Home NouvellesL’élite iranienne ciblée par les États-Unis : qui sont ces figures clés ?

L’élite iranienne ciblée par les États-Unis : qui sont ces figures clés ?

Les frappes israéliennes et la récompense américaine secouent l’élite iranienne

Téhéran, Iran – Une série de frappes israéliennes et l’annonce d’une récompense de 10 millions de dollars par l’administration Trump pour des informations menant à la capture de hauts responsables iraniens ont plongé l’élite politique et militaire de la République islamique dans une période d’incertitude et de tensions accrues. Ces événements, survenus en mars 2026, soulignent l’escalade du conflit larvé entre Israël et l’Iran, et la volonté affichée de l’administration américaine de cibler directement les figures clés du régime.

Deux des personnalités visées par la récompense américaine ont déjà été tuées dans des frappes israéliennes, selon des informations rapportées le 17 mars 2026. Cette situation, bien que tragique, illustre la détermination de l’État hébreu à neutraliser les individus considérés comme des menaces directes à sa sécurité.

Parmi les cibles, Seyyed Mojtaba Khamenei, fils de l’ancien Guide suprême Ali Khamenei, a été désigné comme le nouveau leader suprême de l’Iran début mars. Longtemps considéré comme un acteur influent dans l’ombre, il a cultivé des relations étroites avec les institutions de sécurité et de renseignement iraniennes. Sa nomination, bien que prévisible, est controversée en raison de son manque d’expérience et des sensibilités idéologiques liées à la succession héréditaire dans un régime né d’une révolution anti-monarchique. Des accusations de manipulation électorale lors de l’élection présidentielle de 2005 et de malversations financières ont également entaché sa réputation.

Seyyed Ali-Asghar Hejazi, un religieux lié aux services de renseignement iraniens depuis les années 1980, était un proche collaborateur d’Ali Khamenei. Il a occupé des postes clés au sein du ministère du Renseignement et du bureau du Guide suprême, agissant comme un intermédiaire entre les différentes branches du gouvernement. Sanctionné par les États-Unis en 2013 pour des violations présumées des droits de l’homme, il aurait survécu à une attaque israélienne le 6 mars 2026.

Seyyed Esmail Khatib, l’ancien ministre du Renseignement iranien, a été tué le 18 mars 2026. Sa carrière s’est construite au sein de l’appareil de renseignement et de sécurité iranien, notamment au sein du Corps des Gardiens de la Révolution islamique. Il a été sanctionné par le Trésor américain en 2020 pour des abus présumés des droits de l’homme.

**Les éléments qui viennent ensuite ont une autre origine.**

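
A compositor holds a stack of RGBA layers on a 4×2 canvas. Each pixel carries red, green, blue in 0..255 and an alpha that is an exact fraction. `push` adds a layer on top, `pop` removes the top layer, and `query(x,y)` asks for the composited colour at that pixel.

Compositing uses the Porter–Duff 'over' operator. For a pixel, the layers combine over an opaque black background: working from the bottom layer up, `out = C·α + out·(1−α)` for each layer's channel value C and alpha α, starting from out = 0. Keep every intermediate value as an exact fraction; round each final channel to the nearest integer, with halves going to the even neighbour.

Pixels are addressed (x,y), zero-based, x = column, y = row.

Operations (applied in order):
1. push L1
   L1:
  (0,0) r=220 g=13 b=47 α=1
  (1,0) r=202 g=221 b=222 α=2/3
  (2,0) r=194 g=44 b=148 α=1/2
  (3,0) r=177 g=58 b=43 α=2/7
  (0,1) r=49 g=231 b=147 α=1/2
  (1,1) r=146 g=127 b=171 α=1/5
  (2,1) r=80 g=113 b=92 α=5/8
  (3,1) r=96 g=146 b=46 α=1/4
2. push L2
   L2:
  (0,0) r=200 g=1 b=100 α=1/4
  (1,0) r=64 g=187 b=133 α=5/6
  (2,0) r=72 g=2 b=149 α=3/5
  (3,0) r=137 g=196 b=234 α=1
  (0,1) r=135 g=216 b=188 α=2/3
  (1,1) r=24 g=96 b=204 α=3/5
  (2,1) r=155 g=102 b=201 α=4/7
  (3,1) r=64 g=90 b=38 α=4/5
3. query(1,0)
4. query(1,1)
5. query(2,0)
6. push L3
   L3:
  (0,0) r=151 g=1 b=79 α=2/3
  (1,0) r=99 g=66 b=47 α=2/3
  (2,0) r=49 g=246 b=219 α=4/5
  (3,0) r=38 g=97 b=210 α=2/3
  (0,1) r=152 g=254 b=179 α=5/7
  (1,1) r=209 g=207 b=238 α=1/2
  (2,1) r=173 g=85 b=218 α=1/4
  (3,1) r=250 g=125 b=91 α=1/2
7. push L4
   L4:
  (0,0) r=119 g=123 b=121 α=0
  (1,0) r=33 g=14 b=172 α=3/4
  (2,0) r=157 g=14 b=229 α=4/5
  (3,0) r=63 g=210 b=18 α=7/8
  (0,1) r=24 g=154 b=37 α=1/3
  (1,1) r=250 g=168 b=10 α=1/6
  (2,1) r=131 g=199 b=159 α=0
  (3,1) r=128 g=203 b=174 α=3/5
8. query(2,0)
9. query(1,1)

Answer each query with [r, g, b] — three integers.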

Ali Larijani, assassiné le 17 mars 2026, était un vétéran de la politique iranienne, ayant occupé divers postes ministériels et de sécurité au fil des décennies. Il a également été le principal négociateur nucléaire de l’Iran entre 2005 et 2007. Il était devenu une figure centrale dans le processus décisionnel iranien après la mort d’Ayatollah Khamenei en février 2026.

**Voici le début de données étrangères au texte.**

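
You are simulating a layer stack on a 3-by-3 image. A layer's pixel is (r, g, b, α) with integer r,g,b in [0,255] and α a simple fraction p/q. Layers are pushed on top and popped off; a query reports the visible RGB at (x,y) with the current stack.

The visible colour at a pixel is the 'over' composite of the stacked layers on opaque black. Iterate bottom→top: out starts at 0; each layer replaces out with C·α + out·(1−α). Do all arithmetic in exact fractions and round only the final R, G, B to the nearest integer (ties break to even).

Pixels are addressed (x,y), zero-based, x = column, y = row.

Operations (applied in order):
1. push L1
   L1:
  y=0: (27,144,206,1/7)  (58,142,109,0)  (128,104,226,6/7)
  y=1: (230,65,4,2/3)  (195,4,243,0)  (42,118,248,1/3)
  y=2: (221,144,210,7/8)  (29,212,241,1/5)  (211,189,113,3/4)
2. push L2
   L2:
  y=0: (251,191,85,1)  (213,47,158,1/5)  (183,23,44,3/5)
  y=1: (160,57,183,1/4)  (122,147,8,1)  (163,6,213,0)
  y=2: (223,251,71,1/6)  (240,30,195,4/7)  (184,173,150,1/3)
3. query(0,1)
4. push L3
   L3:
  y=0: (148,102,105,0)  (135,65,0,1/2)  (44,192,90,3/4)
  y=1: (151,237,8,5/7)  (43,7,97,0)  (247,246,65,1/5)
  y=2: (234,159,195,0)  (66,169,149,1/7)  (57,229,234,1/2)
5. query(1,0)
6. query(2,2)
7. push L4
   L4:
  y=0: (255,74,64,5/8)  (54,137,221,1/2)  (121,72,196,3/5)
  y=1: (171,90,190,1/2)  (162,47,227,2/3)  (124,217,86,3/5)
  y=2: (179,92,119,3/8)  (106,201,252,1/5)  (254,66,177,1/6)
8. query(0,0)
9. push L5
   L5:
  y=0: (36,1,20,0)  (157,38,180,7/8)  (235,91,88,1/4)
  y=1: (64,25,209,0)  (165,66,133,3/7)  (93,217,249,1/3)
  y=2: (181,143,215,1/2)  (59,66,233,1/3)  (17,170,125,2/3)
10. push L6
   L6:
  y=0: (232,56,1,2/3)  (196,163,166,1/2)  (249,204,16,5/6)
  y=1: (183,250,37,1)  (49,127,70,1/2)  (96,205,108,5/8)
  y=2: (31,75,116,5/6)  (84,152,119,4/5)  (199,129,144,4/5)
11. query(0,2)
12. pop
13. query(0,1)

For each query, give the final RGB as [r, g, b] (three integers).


query (0,1) [L1,L2] — begin 0,0,0
+L1 (α=2/3) → [460/3, 130/3, 8/3]
+L2 (α=1/4) → [155, 187/4, 191/4]
rounded: [155, 47, 48]

(1,0) stack=L1,L2,L3; from [0,0,0]:
L1 α=0: [0, 0, 0]
L2 α=1/5: [213/5, 47/5, 158/5]
L3 α=1/2: [444/5, 186/5, 79/5]
→ [89, 37, 16]

query (2,2) [L1,L2,L3] — begin 0,0,0
after L1 α=3/4: [633/4, 567/4, 339/4]
after L2 α=1/3: [1001/6, 913/6, 213/2]
after L3 α=1/2: [1343/12, 2287/12, 681/4]
→ [112, 191, 170]

at x=0,y=0 over L1,L2,L3,L4:
L1 α=1/7: [27/7, 144/7, 206/7]
L2 α=1: [251, 191, 85]
L3 α=0: [251, 191, 85]
L4 α=5/8: [507/2, 943/8, 575/8]
→ [254, 118, 72]

query (0,2) [L1,L2,L3,L4,L5,L6] — begin 0,0,0
after L1 α=7/8: [1547/8, 126, 735/4]
after L2 α=1/6: [3173/16, 881/6, 3959/24]
after L3 α=0: [3173/16, 881/6, 3959/24]
after L4 α=3/8: [24457/128, 6061/48, 28363/192]
after L5 α=1/2: [47625/256, 12925/96, 69643/384]
after L6 α=5/6: [87305/1536, 48925/576, 292363/2304]
rounded: [57, 85, 127]

at x=0,y=1 over L1,L2,L3,L4,L5:
L1 α=2/3: [460/3, 130/3, 8/3]
L2 α=1/4: [155, 187/4, 191/4]
L3 α=5/7: [1065/7, 2557/14, 271/14]
L4 α=1/2: [1131/7, 3817/28, 2931/28]
L5 α=0: [1131/7, 3817/28, 2931/28]
rounded: [162, 136, 105]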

Enfin, le major-général Yahya Rahim Safavi, un commandant senior des Gardiens de la Révolution, est également visé. Il a occupé des postes clés au sein de cette organisation militaire depuis les années 1980 et a été sanctionné par le Conseil de sécurité des Nations unies en 2006 pour son implication dans les programmes nucléaires et balistiques de l’Iran. Il continue d’occuper un poste de conseiller militaire auprès du Guide suprême.

Ces événements interviennent dans un contexte de tensions régionales exacerbées, notamment en raison de la guerre en cours et des préoccupations concernant le programme nucléaire iranien. L’administration Trump a clairement indiqué sa volonté de faire pression sur l’Iran, tandis qu’Israël semble déterminé à agir unilatéralement pour protéger ses intérêts. L’avenir de la région reste incertain, et le risque d’une escalade militaire demeure élevé.